Tem acontecido de tudo: A água retoma seu lugar nos fundos dos vales porque todo ano perde um pouco do solo poroso das terras altas, como vimos na serra fluminense, e fica sem lugar lá em cima; então tem de descer encontrando no caminho ruas e casas implantadas no lugar errado. O processo geológico não tem como repor esse solo lá no alto até o ano vindouro. Conclusão: Nem é preciso chover tanto para que a tragédia se repita; pode chover até um pouco menos. É claro que nas altas encostas, o terreno pode ser naturalmente instável e geólogos foram formados especialmente para serviços como o de identificar e avaliar instabilidades naturais.

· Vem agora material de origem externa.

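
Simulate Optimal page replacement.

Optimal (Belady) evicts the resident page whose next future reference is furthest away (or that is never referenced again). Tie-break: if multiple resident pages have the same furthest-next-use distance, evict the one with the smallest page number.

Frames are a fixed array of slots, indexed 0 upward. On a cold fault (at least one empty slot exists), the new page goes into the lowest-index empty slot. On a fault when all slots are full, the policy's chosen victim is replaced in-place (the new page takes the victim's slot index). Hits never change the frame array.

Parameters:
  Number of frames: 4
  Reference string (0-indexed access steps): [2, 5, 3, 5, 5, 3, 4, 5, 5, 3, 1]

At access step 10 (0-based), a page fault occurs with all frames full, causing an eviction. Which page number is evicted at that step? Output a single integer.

Answer: 2

Derivation:
Step 0: ref 2 -> FAULT, frames=[2,-,-,-]
Step 1: ref 5 -> FAULT, frames=[2,5,-,-]
Step 2: ref 3 -> FAULT, frames=[2,5,3,-]
Step 3: ref 5 -> HIT, frames=[2,5,3,-]
Step 4: ref 5 -> HIT, frames=[2,5,3,-]
Step 5: ref 3 -> HIT, frames=[2,5,3,-]
Step 6: ref 4 -> FAULT, frames=[2,5,3,4]
Step 7: ref 5 -> HIT, frames=[2,5,3,4]
Step 8: ref 5 -> HIT, frames=[2,5,3,4]
Step 9: ref 3 -> HIT, frames=[2,5,3,4]
Step 10: ref 1 -> FAULT, evict 2, frames=[1,5,3,4]
At step 10: evicted page 2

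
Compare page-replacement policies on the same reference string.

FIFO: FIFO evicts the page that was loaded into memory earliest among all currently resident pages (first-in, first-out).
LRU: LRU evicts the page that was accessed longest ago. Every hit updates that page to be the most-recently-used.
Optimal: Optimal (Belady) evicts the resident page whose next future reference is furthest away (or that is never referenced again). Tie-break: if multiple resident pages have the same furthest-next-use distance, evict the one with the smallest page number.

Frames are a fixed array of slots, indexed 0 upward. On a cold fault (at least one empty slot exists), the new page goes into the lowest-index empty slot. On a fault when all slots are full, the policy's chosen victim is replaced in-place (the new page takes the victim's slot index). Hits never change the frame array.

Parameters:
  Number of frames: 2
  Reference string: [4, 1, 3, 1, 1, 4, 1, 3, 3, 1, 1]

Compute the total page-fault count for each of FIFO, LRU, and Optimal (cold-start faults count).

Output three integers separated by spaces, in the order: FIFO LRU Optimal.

--- FIFO ---
  step 0: ref 4 -> FAULT, frames=[4,-] (faults so far: 1)
  step 1: ref 1 -> FAULT, frames=[4,1] (faults so far: 2)
  step 2: ref 3 -> FAULT, evict 4, frames=[3,1] (faults so far: 3)
  step 3: ref 1 -> HIT, frames=[3,1] (faults so far: 3)
  step 4: ref 1 -> HIT, frames=[3,1] (faults so far: 3)
  step 5: ref 4 -> FAULT, evict 1, frames=[3,4] (faults so far: 4)
  step 6: ref 1 -> FAULT, evict 3, frames=[1,4] (faults so far: 5)
  step 7: ref 3 -> FAULT, evict 4, frames=[1,3] (faults so far: 6)
  step 8: ref 3 -> HIT, frames=[1,3] (faults so far: 6)
  step 9: ref 1 -> HIT, frames=[1,3] (faults so far: 6)
  step 10: ref 1 -> HIT, frames=[1,3] (faults so far: 6)
  FIFO total faults: 6
--- LRU ---
  step 0: ref 4 -> FAULT, frames=[4,-] (faults so far: 1)
  step 1: ref 1 -> FAULT, frames=[4,1] (faults so far: 2)
  step 2: ref 3 -> FAULT, evict 4, frames=[3,1] (faults so far: 3)
  step 3: ref 1 -> HIT, frames=[3,1] (faults so far: 3)
  step 4: ref 1 -> HIT, frames=[3,1] (faults so far: 3)
  step 5: ref 4 -> FAULT, evict 3, frames=[4,1] (faults so far: 4)
  step 6: ref 1 -> HIT, frames=[4,1] (faults so far: 4)
  step 7: ref 3 -> FAULT, evict 4, frames=[3,1] (faults so far: 5)
  step 8: ref 3 -> HIT, frames=[3,1] (faults so far: 5)
  step 9: ref 1 -> HIT, frames=[3,1] (faults so far: 5)
  step 10: ref 1 -> HIT, frames=[3,1] (faults so far: 5)
  LRU total faults: 5
--- Optimal ---
  step 0: ref 4 -> FAULT, frames=[4,-] (faults so far: 1)
  step 1: ref 1 -> FAULT, frames=[4,1] (faults so far: 2)
  step 2: ref 3 -> FAULT, evict 4, frames=[3,1] (faults so far: 3)
  step 3: ref 1 -> HIT, frames=[3,1] (faults so far: 3)
  step 4: ref 1 -> HIT, frames=[3,1] (faults so far: 3)
  step 5: ref 4 -> FAULT, evict 3, frames=[4,1] (faults so far: 4)
  step 6: ref 1 -> HIT, frames=[4,1] (faults so far: 4)
  step 7: ref 3 -> FAULT, evict 4, frames=[3,1] (faults so far: 5)
  step 8: ref 3 -> HIT, frames=[3,1] (faults so far: 5)
  step 9: ref 1 -> HIT, frames=[3,1] (faults so far: 5)
  step 10: ref 1 -> HIT, frames=[3,1] (faults so far: 5)
  Optimal total faults: 5

Answer: 6 5 5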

Erramos também na geração de situações de risco impensáveis: Pode uma barragem feita, entre outras coisas, para proteger cidades vale abaixo, fazer o oposto? Tanto pode que se repete frequentemente. Portugueses costumam reclamar dos espanhois, que segurariam o que podem das águas do Tejo em Alcântara e quando a chuva vem em excesso, soltam tudo com Lisboa rio abaixo. Franco da Rocha (SP) é repetição exata de Lisboa no caso. Uma árvore matou uma mulher. Árvores têm matado pessoas porque, de repente, começamos a pensar, com proverbial ignorância, que árvores devem viver até morrer, o que na cidade é um absurdo, porque a Cidade é ente criado especialmente para substituir a primeira natureza por uma segunda, podendo admitir elementos da primeira, quando necessários, convenientes, sadios, conviventes.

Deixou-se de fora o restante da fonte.